The innovation engine for new materials

Physical-chemical aspects of the adsorption of charged Conditioning Polymers on hair Surfaces

Seminar Group: 


Dr. Gustavo Luengo


L’Oreal Research and Innovation,
Aulnay sous Bois, France


Monday, July 1, 2013 - 2:00pm


MRL Room 2053


Prof. Glenn Fredrickson

Keratin biological substrates like hair are examples of natural hydrophobic surfaces. In both the membranes of the living cells that were at the origin of these evolved organs developed and structured forming an hydrophobic barrier against the more hydrophilic protein material. The hydrophobic interaction is sustainably prone to disappear after weathering or other hair and skin aggressions. Cosmetic ingredients try to restore these interaction proposing innovative solutions for hair and skin protection and repair.

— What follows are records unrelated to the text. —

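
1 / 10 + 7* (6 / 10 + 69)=4873 / 10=487.30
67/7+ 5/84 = 809/84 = 9.63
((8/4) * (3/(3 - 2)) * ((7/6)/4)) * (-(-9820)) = 17185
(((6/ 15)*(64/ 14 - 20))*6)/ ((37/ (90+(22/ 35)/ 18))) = -4083984/ 45325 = -90.10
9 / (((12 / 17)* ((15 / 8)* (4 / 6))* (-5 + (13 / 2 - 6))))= -34 / 15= -2.27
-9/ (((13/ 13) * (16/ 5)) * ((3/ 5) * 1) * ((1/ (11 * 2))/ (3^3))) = -22275/ 8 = -2784.38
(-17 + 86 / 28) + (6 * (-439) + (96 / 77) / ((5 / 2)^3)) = -50971089 / 19250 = -2647.85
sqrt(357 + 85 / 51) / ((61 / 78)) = 52 * sqrt(807) / 61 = 24.22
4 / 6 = 2 / 3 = 0.67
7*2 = 14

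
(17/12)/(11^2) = 17/1452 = 0.01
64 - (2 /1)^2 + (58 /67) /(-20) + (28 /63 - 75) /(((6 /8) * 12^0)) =-713663 /18090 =-39.45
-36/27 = -4/3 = -1.33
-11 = -11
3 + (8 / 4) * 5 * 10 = 103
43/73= 0.59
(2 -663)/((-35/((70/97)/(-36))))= -661/1746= -0.38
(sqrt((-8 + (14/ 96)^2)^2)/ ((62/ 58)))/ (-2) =-3.73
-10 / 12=-5 / 6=-0.83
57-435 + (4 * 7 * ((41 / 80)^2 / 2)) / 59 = -71354633 / 188800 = -377.94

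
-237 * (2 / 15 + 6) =-7268 / 5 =-1453.60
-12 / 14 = -6 / 7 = -0.86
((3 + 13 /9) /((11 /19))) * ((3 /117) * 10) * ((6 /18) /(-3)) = -7600 /34749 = -0.22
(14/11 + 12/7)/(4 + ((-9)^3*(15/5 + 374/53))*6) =-1219/17949701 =-0.00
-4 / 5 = -0.80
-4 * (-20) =80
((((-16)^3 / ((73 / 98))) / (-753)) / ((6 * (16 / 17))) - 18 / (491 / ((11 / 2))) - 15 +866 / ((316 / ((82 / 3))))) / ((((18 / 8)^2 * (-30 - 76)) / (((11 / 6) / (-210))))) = 8584022067874 / 8650059936694785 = 0.00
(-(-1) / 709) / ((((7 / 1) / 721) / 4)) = 412 / 709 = 0.58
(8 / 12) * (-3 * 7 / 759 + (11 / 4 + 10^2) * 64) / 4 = 1663721 / 1518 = 1096.00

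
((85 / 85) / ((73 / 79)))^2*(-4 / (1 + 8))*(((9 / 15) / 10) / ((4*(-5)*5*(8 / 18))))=18723 / 26645000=0.00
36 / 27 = 4 / 3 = 1.33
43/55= 0.78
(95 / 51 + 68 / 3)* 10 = 4170 / 17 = 245.29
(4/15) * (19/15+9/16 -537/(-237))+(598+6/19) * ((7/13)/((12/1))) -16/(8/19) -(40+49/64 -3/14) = -50.61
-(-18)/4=9/2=4.50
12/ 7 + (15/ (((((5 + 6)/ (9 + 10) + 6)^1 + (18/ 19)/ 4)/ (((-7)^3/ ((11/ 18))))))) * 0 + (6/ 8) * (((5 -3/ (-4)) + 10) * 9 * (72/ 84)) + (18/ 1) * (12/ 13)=79683/ 728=109.45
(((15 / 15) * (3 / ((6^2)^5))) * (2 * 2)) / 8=1 / 40310784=0.00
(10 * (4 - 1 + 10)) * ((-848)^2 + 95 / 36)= 1682709535 / 18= 93483863.06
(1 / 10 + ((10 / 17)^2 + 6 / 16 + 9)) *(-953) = -108195043 / 11560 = -9359.43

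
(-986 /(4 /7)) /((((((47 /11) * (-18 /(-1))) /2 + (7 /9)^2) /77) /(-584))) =34567362522 /17401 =1986515.86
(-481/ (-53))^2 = 231361/ 2809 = 82.36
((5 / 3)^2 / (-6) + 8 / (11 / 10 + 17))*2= -205 / 4887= -0.04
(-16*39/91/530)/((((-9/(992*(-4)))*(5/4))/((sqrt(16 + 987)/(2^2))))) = -31744*sqrt(1003)/27825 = -36.13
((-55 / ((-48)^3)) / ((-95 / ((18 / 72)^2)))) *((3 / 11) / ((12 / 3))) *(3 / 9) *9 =-0.00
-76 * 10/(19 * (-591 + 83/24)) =960/14101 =0.07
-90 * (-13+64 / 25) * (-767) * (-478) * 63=108511763724 / 5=21702352744.80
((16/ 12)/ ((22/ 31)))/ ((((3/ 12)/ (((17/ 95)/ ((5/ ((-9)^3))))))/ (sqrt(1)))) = -1024488/ 5225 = -196.07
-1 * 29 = -29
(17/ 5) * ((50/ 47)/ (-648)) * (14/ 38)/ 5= -119/ 289332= -0.00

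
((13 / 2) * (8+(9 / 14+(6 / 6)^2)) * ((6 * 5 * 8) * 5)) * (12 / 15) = 421200 / 7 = 60171.43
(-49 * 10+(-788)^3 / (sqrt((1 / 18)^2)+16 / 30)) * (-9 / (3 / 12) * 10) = 15853454802000 / 53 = 299121788716.98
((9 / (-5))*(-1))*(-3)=-27 / 5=-5.40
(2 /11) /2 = 1 /11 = 0.09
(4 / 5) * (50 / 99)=40 / 99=0.40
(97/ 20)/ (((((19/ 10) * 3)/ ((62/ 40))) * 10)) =3007/ 22800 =0.13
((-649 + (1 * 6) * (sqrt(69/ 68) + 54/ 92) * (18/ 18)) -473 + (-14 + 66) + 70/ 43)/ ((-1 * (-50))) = -1053137/ 49450 + 3 * sqrt(1173)/ 850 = -21.18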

We will present an updated review of our research on the understanding of the physical parameters affecting the adsorption of charged polymers on this kind of surfaces. By combining different surface science techniques (i.e. Quartz Crystal Mycrobalance or Atomic Force Microscopy) we can advance towards the identification of the properties of the substrates and to understand the way a specific cosmetic treatment (new active or material) alter them.

A particular challenging situation is the adsorption of zwitterionic polymers. Using Surface Plasmon Resonance (SPR) technique, we will present results of the adsorption of a functionalized natural polymer, in the presence or not of surfactants on a model surface for bleached hair. The polymer adsorbs 35-45% less in a neutral ionic state (PZ) than in a cationic state (PC). This slightest adsorption of the neutral polymer is at the origin of the higher fiction of hair and therefore a lack of smoothness and disentangling capacity. The deposition of the neutral polymer PZ in aqueous solution with 2 types of surfactants (simplex formula of a shampoo) is around 60-65% lower than the PC in presence of surfactants. By using two model surfaces, we concluded that the electrostatic interactions between the surface and the deposition are not only the possible interactions playing in this case.